By Adam Leitman Bailey, P.C.

In the 1970s the City created HDFCs via Land Disposition Agreements (LDAs) to promote developing blighted and underdeveloped areas into affordable housing. The LDAs transferred land to cooperative housing corporations in exchange for the promise that those cooperatives would adhere to strict principles to create and maintain affordable housing. The LDAs provide for HUD/FHA-subsidized financing, property tax breaks, and HPD regulation of the HDFCs. There are income restrictions for apartment owners and sale price formulas that ensure that the apartments remain affordable. In the last few years, the majority of the LDAs and regulatory agreements have expired and government-subsidized loans have been paid off. The shareholders of these HDFCs face probably the biggest financial decision of their lives: Does the cooperative continue as affordable income housing, or does it privatize and allow its shareholders to make big money selling their cooperative shares on the free market?

The latter is enticing, especially since many of these cooperatives, decades later, are located in prime locations. The shareholders find themselves with the possibility of selling their units for more money than they ever thought possible. However, many of the shareholders are opposed to privatization because they wish to remain in their units and may not be able to afford to do so if the benefits of HDFC regulation (e.g. tax abatements, low interest financing) are lost. For those cooperatives that ultimately decide to pursue privatization, there are serious legal questions:

Does privatization of an HDFC require the filing of an offering plan with the New York State Attorney General?

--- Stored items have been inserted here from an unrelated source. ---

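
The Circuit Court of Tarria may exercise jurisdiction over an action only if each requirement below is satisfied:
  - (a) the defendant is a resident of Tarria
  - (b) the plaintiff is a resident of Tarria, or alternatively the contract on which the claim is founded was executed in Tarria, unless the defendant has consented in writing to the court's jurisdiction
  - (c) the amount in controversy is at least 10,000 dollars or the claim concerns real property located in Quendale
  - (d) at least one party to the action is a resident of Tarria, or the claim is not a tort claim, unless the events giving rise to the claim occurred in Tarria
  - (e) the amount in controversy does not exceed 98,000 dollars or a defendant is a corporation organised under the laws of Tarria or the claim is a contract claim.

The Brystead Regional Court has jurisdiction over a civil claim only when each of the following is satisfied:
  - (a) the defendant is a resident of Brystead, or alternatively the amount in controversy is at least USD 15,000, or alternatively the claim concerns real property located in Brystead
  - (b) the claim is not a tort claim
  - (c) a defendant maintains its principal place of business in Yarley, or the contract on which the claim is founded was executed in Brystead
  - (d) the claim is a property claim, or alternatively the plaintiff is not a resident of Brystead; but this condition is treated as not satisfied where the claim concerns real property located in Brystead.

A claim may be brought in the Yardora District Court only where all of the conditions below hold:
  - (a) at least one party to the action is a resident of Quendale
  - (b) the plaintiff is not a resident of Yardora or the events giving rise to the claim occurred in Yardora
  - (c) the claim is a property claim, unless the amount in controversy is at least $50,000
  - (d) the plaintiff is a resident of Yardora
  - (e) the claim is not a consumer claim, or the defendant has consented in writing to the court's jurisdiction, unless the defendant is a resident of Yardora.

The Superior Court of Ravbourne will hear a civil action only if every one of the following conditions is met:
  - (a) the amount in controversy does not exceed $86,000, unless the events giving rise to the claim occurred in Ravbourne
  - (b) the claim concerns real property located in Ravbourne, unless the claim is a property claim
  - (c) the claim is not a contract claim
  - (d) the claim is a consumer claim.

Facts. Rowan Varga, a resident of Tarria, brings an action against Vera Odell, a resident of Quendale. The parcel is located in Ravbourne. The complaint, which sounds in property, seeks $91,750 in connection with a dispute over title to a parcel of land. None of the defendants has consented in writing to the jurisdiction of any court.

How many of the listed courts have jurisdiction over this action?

The Circuit Court of Tarria:
  (a) The defendant resides in Quendale, not Tarria. Not met.
  (b) The plaintiff resides in Tarria, so one alternative holds. Met.
  (c) The amount in controversy is 91,750 dollars, which meets the USD 10,000 floor, which satisfies one of the alternatives. Met.
  (d) Rowan Varga resides in Tarria — that alternative is enough. Condition met.
  (e) The amount in controversy is 91,750 dollars, within the USD 98,000 ceiling — that alternative is enough. Met.
  → No jurisdiction.
The Brystead Regional Court:
  (a) The amount in controversy is $91,750, which meets the $15,000 floor — that alternative is enough. Met.
  (b) The claim is a property claim, not a tort claim. Condition met.
  (c) No defendant is a corporation; no contract (and hence no place of execution) is alleged — every alternative fails. Fails.
  (d) The claim is a property claim — that alternative is enough. The carve-out does not apply: the property lies in Ravbourne, not Brystead. Met.
  → At least one condition fails; no jurisdiction.
The Yardora District Court:
  (a) Vera Odell resides in Quendale. Condition met.
  (b) The plaintiff resides in Tarria, which is not Yardora, so one alternative holds. Satisfied.
  (c) The claim is a property claim. Satisfied.
  (d) The plaintiff resides in Tarria, not Yardora. Not satisfied.
  (e) The claim is a property claim, not a consumer claim, so one alternative holds. Satisfied.
  → At least one condition fails; no jurisdiction.
The Superior Court of Ravbourne:
  (a) The amount in controversy is 91,750 dollars, above the $86,000 ceiling. However, the operative events occurred in Ravbourne, so the 'unless' proviso supplies this condition. Met.
  (b) The property lies in Ravbourne. Condition met.
  (c) The claim is a property claim, not a contract claim. Satisfied.
  (d) The claim is a property claim, not a consumer claim. Fails.
  → At least one condition fails; no jurisdiction.
No court satisfies all of its conditions.

0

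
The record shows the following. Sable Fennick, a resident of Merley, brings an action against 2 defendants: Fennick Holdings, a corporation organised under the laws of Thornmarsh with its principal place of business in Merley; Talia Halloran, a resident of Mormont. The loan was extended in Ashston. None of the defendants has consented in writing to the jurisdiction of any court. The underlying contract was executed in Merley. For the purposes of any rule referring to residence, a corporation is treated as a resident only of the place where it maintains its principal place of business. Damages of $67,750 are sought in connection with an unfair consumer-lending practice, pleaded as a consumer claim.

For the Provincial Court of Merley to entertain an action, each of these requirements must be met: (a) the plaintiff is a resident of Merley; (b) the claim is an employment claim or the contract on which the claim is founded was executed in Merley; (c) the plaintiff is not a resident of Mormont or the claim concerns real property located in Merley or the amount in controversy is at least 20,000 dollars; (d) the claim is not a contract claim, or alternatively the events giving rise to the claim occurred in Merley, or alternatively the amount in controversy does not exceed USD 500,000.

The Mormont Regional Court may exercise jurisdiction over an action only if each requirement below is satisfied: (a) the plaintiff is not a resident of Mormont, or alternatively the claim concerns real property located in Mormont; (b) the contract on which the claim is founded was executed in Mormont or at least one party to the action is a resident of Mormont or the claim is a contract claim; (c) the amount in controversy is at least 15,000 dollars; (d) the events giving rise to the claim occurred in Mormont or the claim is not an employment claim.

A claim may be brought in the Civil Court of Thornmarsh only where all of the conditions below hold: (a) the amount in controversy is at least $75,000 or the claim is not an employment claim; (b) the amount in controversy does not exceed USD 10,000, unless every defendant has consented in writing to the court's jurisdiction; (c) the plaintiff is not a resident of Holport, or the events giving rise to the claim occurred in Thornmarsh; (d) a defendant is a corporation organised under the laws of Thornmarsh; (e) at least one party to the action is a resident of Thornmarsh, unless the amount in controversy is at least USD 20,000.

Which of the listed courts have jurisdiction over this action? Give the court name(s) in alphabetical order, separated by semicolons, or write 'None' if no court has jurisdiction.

The Provincial Court of Merley:
  (a) The plaintiff resides in Merley. Condition met.
  (b) The contract was executed in Merley — that alternative is enough. Satisfied.
  (c) The plaintiff resides in Merley, which is not Mormont, which satisfies one of the alternatives. Met.
  (d) The claim is a consumer claim, not a contract claim, which satisfies one of the alternatives. Condition met.
  → Every requirement is satisfied — jurisdiction.
The Mormont Regional Court:
  (a) The plaintiff resides in Merley, which is not Mormont, so one alternative holds. Met.
  (b) Talia Halloran resides in Mormont, so this disjunct is met. Condition met.
  (c) The amount in controversy is 67,750 dollars, which meets the USD 15,000 floor. Satisfied.
  (d) The claim is a consumer claim, not an employment claim, so one alternative holds. Met.
  → Jurisdiction lies.
The Civil Court of Thornmarsh:
  (a) The claim is a consumer claim, not an employment claim, so this disjunct is met. Met.
  (b) The amount in controversy is 67,750 dollars, above the USD 10,000 ceiling. The proviso offers no rescue either, since no such written consent has been filed. Condition not met.
  (c) The plaintiff resides in Merley, which is not Holport, so one alternative holds. Met.
  (d) Fennick Holdings is organised under the laws of Thornmarsh. Condition met.
  (e) No party resides in Thornmarsh. The proviso rescues it, though: the amount in controversy is USD 67,750, which meets the 20,000 dollars floor. Condition met.
  → The court lacks jurisdiction.

the Mormont Regional Court; the Provincial Court of Merley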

For HDFCs, not necessarily. However, it may be prudent given recent Mitchell Lama case law. While it would seem that simple amendments or a reincorporation transferring the same number of shares to the same shareholders would not constitute an “offering or sale,” which would require Attorney General oversight, the New York State Court of Appeals held in East Midtown Plaza v. Cuomo, in November of 2012, that “however it is packaged, the privatization…falls within the parameters of the Martin Act,” and “a significant change in the nature of the investment or in the investment risks amount to a new investment.” Privatization would enable HDFC residents to sell their shares at market rates, in stark contrast to the original restricted resale prices of the HDFC shares, and cause the HDFCs to lose eligibility for government-subsidized financing and property tax reductions. Both of these changes affecting shareholders may be deemed substantial enough to constitute a different investment such that the privatization would be characterized as an “offering or sale” of securities under the Martin Act. The Martin Act requires that offering plans be filed for all security offerings or sales, which include the offering of cooperative shares. However, it is important to note that East Midtown Plaza was a Mitchell Lama cooperative, not a HDFC cooperative. Therefore, an argument can be made that this case does not apply to HDFCs.

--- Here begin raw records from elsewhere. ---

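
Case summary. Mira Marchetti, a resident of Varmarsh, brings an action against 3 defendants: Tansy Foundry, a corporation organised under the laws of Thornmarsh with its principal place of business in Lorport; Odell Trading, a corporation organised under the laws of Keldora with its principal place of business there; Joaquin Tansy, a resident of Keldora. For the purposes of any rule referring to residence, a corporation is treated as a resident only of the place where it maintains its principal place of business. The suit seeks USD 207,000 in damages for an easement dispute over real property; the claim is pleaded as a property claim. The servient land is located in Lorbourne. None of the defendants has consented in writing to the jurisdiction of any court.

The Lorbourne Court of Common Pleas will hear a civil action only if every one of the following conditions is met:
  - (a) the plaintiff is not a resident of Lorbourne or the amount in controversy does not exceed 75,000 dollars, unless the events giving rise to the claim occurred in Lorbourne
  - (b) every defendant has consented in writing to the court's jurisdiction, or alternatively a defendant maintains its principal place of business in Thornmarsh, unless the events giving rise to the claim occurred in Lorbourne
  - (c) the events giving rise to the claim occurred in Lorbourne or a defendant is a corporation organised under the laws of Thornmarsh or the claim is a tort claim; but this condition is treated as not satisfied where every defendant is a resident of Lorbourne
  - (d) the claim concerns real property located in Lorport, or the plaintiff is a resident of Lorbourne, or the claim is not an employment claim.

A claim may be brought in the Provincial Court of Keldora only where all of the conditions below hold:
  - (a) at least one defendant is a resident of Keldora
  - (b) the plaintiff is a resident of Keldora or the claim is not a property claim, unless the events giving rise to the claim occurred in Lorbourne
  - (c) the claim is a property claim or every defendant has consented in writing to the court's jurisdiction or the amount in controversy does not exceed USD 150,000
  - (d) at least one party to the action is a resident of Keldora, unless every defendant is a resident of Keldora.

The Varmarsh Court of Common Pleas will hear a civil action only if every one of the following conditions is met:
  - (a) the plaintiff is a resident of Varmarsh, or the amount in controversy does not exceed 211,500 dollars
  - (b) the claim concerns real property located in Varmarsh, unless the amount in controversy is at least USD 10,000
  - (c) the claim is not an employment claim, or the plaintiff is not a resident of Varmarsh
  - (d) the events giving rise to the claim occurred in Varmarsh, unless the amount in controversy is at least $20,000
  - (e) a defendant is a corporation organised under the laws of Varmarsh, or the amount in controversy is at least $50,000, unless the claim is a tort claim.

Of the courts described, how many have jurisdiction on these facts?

The Lorbourne Court of Common Pleas:
  (a) The plaintiff resides in Varmarsh, which is not Lorbourne, so this disjunct is met. Satisfied.
  (b) No such written consent has been filed; the corporate defendant(s) have their principal place of business in Keldora, Lorport, not Thornmarsh — no alternative holds. The proviso rescues it, though: the operative events occurred in Lorbourne. Satisfied.
  (c) The operative events occurred in Lorbourne, which satisfies one of the alternatives. The carve-out does not apply: the defendants reside as follows — Tansy Foundry in Lorport, Odell Trading in Keldora, Joaquin Tansy in Keldora — not all in Lorbourne. Met.
  (d) The claim is a property claim, not an employment claim, which satisfies one of the alternatives. Condition met.
  → Every requirement is satisfied — jurisdiction.
The Provincial Court of Keldora:
  (a) Odell Trading resides in Keldora. Condition met.
  (b) The plaintiff resides in Varmarsh, not Keldora; the claim is a property claim — none of the alternatives is met. But the operative events occurred in Lorbourne, and the 'unless' clause therefore excuses the requirement. Met.
  (c) The claim is a property claim, which satisfies one of the alternatives. Satisfied.
  (d) Odell Trading resides in Keldora. Met.
  → Jurisdiction lies.
The Varmarsh Court of Common Pleas:
  (a) The plaintiff resides in Varmarsh, which satisfies one of the alternatives. Condition met.
  (b) The property lies in Lorbourne, not Varmarsh. However, the amount in controversy is 207,000 dollars, which meets the $10,000 floor, so the 'unless' proviso supplies this condition. Met.
  (c) The claim is a property claim, not an employment claim, so this disjunct is met. Condition met.
  (d) The operative events occurred in Lorbourne, not Varmarsh. But the amount in controversy is USD 207,000, which meets the USD 20,000 floor, and the 'unless' clause therefore excuses the requirement. Satisfied.
  (e) The amount in controversy is 207,000 dollars, which meets the USD 50,000 floor, which satisfies one of the alternatives. Condition met.
  → Jurisdiction lies.
Courts with jurisdiction: the Lorbourne Court of Common Pleas, the Provincial Court of Keldora, the Varmarsh Court of Common Pleas — 3 in total.

3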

Does privatization of a HDFC subject the cooperative to a transfer tax?

Probably not. In the case Trump Village Section 3, Inc. v. City of New York, the Appellate Division, Second Department, held in September of 2013, that the dissolution and reconstitution of a Mitchell Lama Cooperative in connection with it privatizing was not subject to transfer taxes because it “remained the same entity, although it was relieved of various restrictions previously imposed upon it by the Mitchell-Lama housing program.” The court further stated that “[t]his is so even if we adopt the argument of the City defendants that the word ‘reconstitute’ is synonymous with the word ‘reincorporate.’ In the Trump Village case, the court held that “when a residential housing cooperative corporation amends its certificate of incorporation as a part of its voluntary dissolution, reconstitution, and termination of participation in the Mitchell-Lama housing program…because there is no transfer or conveyance of any real property or an interest in real property under those circumstances, no taxable event occurs.” Therefore, it is likely that courts would find that a transfer tax is not due upon privatization of an HDFC, so long as the only changes made to the governing documents pertain to privatization. (All shares and shareholders would need to be the same.)

However, it should be noted that the Trump Village Appellate Division decision is currently before the New York State Court of Appeals.

Conclusion

While there are a number of risks to consider, under the current state of the law, HDFC shareholders may pursue privatization without the burden of paying a transfer tax. The window of opportunity, however, may close if the Court of Appeals in the Trump Village case rules that a transfer tax will be due upon privatization.